The heart of measurement logic is the following loop:

size_t halfNumWorkgroups = 1;
size_t floatNumWorkgroups = 1;
size_t doubleNumWorkgroups = 1;
float halfTime;
float floatTime;
float doubleTime;
vector halfPerformanceList;
vector floatPerformanceList;
vector doublePerformanceList;
chrono::time_point startTime = chrono::high_resolution_clock::now();
do {

	// perform tests
	if(float16Supported) {
		halfTime = performTest(pipelineList[0], halfNumWorkgroups);
		processResult(halfTime, halfNumWorkgroups, halfPerformanceList);
	}
	floatTime = performTest(pipelineList[1], floatNumWorkgroups);
	processResult(floatTime, floatNumWorkgroups, floatPerformanceList);
	if(float64Supported) {
		doubleTime = performTest(pipelineList[2], doubleNumWorkgroups);
		processResult(doubleTime, doubleNumWorkgroups, doublePerformanceList);
	}

	// stop measurements after three seconds
	double totalTime = chrono::duration(chrono::high_resolution_clock::now() - startTime).count();
	if(totalTime >= 3.)
		break;

	// compute new numWorkgroups
	if(float16Supported)
		halfNumWorkgroups = computeNumWorkgroups(halfNumWorkgroups, halfTime);
	floatNumWorkgroups = computeNumWorkgroups(floatNumWorkgroups, floatTime);
	if(float64Supported)
		doubleNumWorkgroups = computeNumWorkgroups(doubleNumWorkgroups, doubleTime);

} while(true);

It keeps going for three seconds. First, it performs float16, float32 and float64 test. Initially, the tests are performed with a single workgroup. Then, test for timeout of three seconds is made. Finally, new number of workgroups is computed.

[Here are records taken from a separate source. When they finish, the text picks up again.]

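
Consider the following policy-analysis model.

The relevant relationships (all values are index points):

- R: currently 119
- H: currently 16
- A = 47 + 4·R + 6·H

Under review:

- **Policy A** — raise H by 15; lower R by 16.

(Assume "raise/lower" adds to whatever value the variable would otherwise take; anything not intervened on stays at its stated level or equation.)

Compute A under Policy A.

645

Policy A (H + 15, R − 16):
  R = 119 − 16 = 103
  H = 16 + 15 = 31
  A = 47 + 4·103 + 6·31 = 645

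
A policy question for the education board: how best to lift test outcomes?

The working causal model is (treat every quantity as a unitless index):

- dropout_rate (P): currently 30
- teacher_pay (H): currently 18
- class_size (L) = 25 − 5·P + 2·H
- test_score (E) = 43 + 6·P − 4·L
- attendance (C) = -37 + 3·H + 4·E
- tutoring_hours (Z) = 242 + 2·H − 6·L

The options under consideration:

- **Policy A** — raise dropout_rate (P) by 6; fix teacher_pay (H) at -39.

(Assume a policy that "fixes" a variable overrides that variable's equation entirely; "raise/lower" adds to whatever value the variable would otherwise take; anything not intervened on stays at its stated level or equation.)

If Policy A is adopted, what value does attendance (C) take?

Policy A (P + 6, H := -39):
  P = 30 + 6 = 36
  H = -39
  L = 25 − 5·36 + 2·(-39) = -233
  E = 43 + 6·36 − 4·(-233) = 1191
  C = -37 + 3·(-39) + 4·1191 = 4610

4610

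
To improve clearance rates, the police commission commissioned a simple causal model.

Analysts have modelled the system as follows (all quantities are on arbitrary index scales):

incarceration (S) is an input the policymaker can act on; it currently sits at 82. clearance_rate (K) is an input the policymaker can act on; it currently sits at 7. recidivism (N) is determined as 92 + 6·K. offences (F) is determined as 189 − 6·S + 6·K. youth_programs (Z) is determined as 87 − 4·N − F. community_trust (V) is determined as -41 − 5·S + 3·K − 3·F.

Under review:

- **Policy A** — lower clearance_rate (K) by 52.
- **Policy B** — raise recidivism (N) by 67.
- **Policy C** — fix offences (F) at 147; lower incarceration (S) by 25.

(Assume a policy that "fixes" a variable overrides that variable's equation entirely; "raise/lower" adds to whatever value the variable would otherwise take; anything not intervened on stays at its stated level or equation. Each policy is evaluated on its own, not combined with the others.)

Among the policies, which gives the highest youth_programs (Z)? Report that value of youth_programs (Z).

1372

Policy A (K − 52):
  S = 82
  K = 7 − 52 = -45
  N = 92 + 6·(-45) = -178
  F = 189 − 6·82 + 6·(-45) = -573
  Z = 87 − 4·(-178) − (-573) = 1372
Policy B (N + 67):
  S = 82
  K = 7
  N = 92 + 6·7 (+67 from intervention) = 201
  F = 189 − 6·82 + 6·7 = -261
  Z = 87 − 4·201 − (-261) = -456
Policy C (F := 147, S − 25):
  S = 82 − 25 = 57
  K = 7
  N = 92 + 6·7 = 134
  F = 147
  Z = 87 − 4·134 − 147 = -596
Comparing — Policy A: Z=1372, Policy B: Z=-456, Policy C: Z=-596. Highest is 1372 (Policy A).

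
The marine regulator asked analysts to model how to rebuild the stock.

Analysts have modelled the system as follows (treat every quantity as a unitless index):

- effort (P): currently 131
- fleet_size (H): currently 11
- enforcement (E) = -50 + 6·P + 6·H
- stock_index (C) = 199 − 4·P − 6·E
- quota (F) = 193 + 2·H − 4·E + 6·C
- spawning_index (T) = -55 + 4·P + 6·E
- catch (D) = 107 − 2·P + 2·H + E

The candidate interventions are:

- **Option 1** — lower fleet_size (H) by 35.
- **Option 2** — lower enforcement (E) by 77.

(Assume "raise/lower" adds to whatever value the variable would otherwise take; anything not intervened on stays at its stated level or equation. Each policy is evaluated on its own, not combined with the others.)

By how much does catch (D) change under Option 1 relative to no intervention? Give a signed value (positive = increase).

-280

Baseline:
  P = 131
  H = 11
  E = -50 + 6·131 + 6·11 = 802
  D = 107 − 2·131 + 2·11 + 802 = 669
Option 1 (H − 35):
  P = 131
  H = 11 − 35 = -24
  E = -50 + 6·131 + 6·(-24) = 592
  D = 107 − 2·131 + 2·(-24) + 592 = 389
Change in D: 389 − 669 = -280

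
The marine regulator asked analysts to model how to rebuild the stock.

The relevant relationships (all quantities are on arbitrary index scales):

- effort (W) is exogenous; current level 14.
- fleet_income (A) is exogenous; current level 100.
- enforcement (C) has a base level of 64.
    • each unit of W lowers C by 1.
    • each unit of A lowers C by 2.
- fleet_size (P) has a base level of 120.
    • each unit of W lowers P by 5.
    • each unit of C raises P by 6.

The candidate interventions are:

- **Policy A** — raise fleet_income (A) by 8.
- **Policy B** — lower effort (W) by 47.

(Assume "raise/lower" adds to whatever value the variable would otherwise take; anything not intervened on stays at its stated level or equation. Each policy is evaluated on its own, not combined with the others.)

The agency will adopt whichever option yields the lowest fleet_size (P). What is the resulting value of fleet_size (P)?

-946

Policy A (A + 8):
  W = 14
  A = 100 + 8 = 108
  C = 64 − 14 − 2·108 = -166
  P = 120 − 5·14 + 6·(-166) = -946
Policy B (W − 47):
  W = 14 − 47 = -33
  A = 100
  C = 64 − (-33) − 2·100 = -103
  P = 120 − 5·(-33) + 6·(-103) = -333
Comparing — Policy A: P=-946, Policy B: P=-333. Lowest is -946 (Policy A).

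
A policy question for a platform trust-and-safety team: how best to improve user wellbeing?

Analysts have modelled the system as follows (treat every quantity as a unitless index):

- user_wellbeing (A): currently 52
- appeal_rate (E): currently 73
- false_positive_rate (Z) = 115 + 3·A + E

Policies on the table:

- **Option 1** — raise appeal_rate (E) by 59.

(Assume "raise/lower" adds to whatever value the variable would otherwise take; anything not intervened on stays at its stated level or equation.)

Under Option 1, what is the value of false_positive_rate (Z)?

Option 1 (E + 59):
  A = 52
  E = 73 + 59 = 132
  Z = 115 + 3·52 + 132 = 403

403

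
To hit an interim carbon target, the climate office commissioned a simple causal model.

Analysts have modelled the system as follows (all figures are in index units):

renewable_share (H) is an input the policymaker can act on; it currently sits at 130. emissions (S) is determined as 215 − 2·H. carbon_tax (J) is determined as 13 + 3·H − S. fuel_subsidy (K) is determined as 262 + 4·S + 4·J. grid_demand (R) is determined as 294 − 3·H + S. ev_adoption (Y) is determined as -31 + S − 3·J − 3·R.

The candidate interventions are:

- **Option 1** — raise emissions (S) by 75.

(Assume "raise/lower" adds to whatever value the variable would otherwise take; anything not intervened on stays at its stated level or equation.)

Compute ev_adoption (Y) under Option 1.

-922

Option 1 (S + 75):
  H = 130
  S = 215 − 2·130 (+75 from intervention) = 30
  J = 13 + 3·130 − 30 = 373
  R = 294 − 3·130 + 30 = -66
  Y = -31 + 30 − 3·373 − 3·(-66) = -922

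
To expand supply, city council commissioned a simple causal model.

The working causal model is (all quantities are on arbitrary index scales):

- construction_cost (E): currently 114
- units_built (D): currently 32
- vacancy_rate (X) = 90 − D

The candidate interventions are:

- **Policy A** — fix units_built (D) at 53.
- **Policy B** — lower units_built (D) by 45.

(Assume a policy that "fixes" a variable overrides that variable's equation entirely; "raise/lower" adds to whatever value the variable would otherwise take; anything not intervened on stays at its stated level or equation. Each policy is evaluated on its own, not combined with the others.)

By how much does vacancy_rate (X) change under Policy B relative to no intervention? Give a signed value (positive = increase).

Baseline:
  D = 32
  X = 90 − 32 = 58
Policy B (D − 45):
  D = 32 − 45 = -13
  X = 90 − (-13) = 103
Change in X: 103 − 58 = 45

45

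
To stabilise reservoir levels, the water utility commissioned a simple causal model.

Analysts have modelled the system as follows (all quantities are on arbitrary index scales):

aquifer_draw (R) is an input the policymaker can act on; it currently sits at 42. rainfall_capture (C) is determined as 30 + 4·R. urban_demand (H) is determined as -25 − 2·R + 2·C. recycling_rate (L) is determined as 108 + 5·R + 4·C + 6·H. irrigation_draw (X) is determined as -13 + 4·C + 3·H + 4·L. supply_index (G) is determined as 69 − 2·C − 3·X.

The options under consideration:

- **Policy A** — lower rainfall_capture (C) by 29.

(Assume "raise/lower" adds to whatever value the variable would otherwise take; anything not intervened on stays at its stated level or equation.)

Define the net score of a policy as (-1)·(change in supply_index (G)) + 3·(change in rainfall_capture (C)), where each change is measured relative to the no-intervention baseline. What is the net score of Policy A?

Baseline:
  R = 42
  C = 30 + 4·42 = 198
  H = -25 − 2·42 + 2·198 = 287
  L = 108 + 5·42 + 4·198 + 6·287 = 2832
  X = -13 + 4·198 + 3·287 + 4·2832 = 12968
  G = 69 − 2·198 − 3·12968 = -39231
Policy A (C − 29):
  R = 42
  C = 30 + 4·42 (−29 from intervention) = 169
  H = -25 − 2·42 + 2·169 = 229
  L = 108 + 5·42 + 4·169 + 6·229 = 2368
  X = -13 + 4·169 + 3·229 + 4·2368 = 10822
  G = 69 − 2·169 − 3·10822 = -32735
ΔG = -32735 − (-39231) = 6496; ΔC = 169 − 198 = -29
Score = (-1)·6496 + 3·(-29) = -6583

-6583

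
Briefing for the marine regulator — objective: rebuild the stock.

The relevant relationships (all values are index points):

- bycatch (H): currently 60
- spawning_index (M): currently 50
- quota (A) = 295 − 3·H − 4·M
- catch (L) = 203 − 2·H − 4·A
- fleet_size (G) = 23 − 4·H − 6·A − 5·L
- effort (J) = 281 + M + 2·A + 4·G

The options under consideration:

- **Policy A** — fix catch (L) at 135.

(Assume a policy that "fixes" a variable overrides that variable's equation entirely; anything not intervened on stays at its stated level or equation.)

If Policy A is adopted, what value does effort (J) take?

Policy A (L := 135):
  H = 60
  M = 50
  A = 295 − 3·60 − 4·50 = -85
  L = 135
  G = 23 − 4·60 − 6·(-85) − 5·135 = -382
  J = 281 + 50 + 2·(-85) + 4·(-382) = -1367

-1367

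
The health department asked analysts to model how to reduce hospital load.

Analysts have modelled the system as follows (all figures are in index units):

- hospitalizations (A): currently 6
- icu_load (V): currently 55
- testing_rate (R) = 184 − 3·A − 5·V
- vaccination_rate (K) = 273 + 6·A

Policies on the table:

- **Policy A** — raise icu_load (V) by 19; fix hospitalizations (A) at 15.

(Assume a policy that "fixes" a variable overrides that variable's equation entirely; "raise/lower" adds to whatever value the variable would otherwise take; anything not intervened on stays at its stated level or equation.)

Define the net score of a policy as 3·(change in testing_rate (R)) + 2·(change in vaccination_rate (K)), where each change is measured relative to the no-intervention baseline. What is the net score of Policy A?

-258

Baseline:
  A = 6
  V = 55
  R = 184 − 3·6 − 5·55 = -109
  K = 273 + 6·6 = 309
Policy A (V + 19, A := 15):
  A = 15
  V = 55 + 19 = 74
  R = 184 − 3·15 − 5·74 = -231
  K = 273 + 6·15 = 363
ΔR = -231 − (-109) = -122; ΔK = 363 − 309 = 54
Score = 3·(-122) + 2·54 = -258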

The number of workgroups is updated to make the test lasting about 20ms.

The results are recorded in halfPerformanceList, floatPerformanceList and doublePerformanceList as performance in FLOPS. When we are done with measurements, we sort the lists to be able to get median:

>
// sort the results
sort(halfPerformanceList.begin(), halfPerformanceList.end());
sort(floatPerformanceList.begin(), floatPerformanceList.end());
sort(doublePerformanceList.begin(), doublePerformanceList.end());

Finally, we print median value as the final performance. We do not use average value, because it is affected by all extreme values collected during the measurements. We do not use std::nth_element() that is more effective for median than std::sort, because we will print IQR dispersion as well. The code is the same for all three precisions:

// print median
cout << formatFloatSI(performanceList[performanceList.size()/2]) << "FLOPS";

// print dispersion using IQR (Interquartile Range);
// Q1 is the value in 25% and Q3 in 75%
cout << "  (Q1: " << formatFloatSI(performanceList[performanceList.size()/4]) << "FLOPS";
cout << " Q3: " << formatFloatSI(performanceList[performanceList.size()/4*3]) << "FLOPS)";

First, we print median as the value in the middle of the sorted list. Then, we print IQR (Interquartile Range). First quartile Q1 is taken from 25% of sorted data and third quartile Q3 is taken from 75% of sorted data. IQR gives the idea of statistical dispersion of measured values. Q1 value might be considered median of values in lower half of measured data and Q3 might be considered median of upper half. One important property is that half of measured values are between Q1 and Q3 values.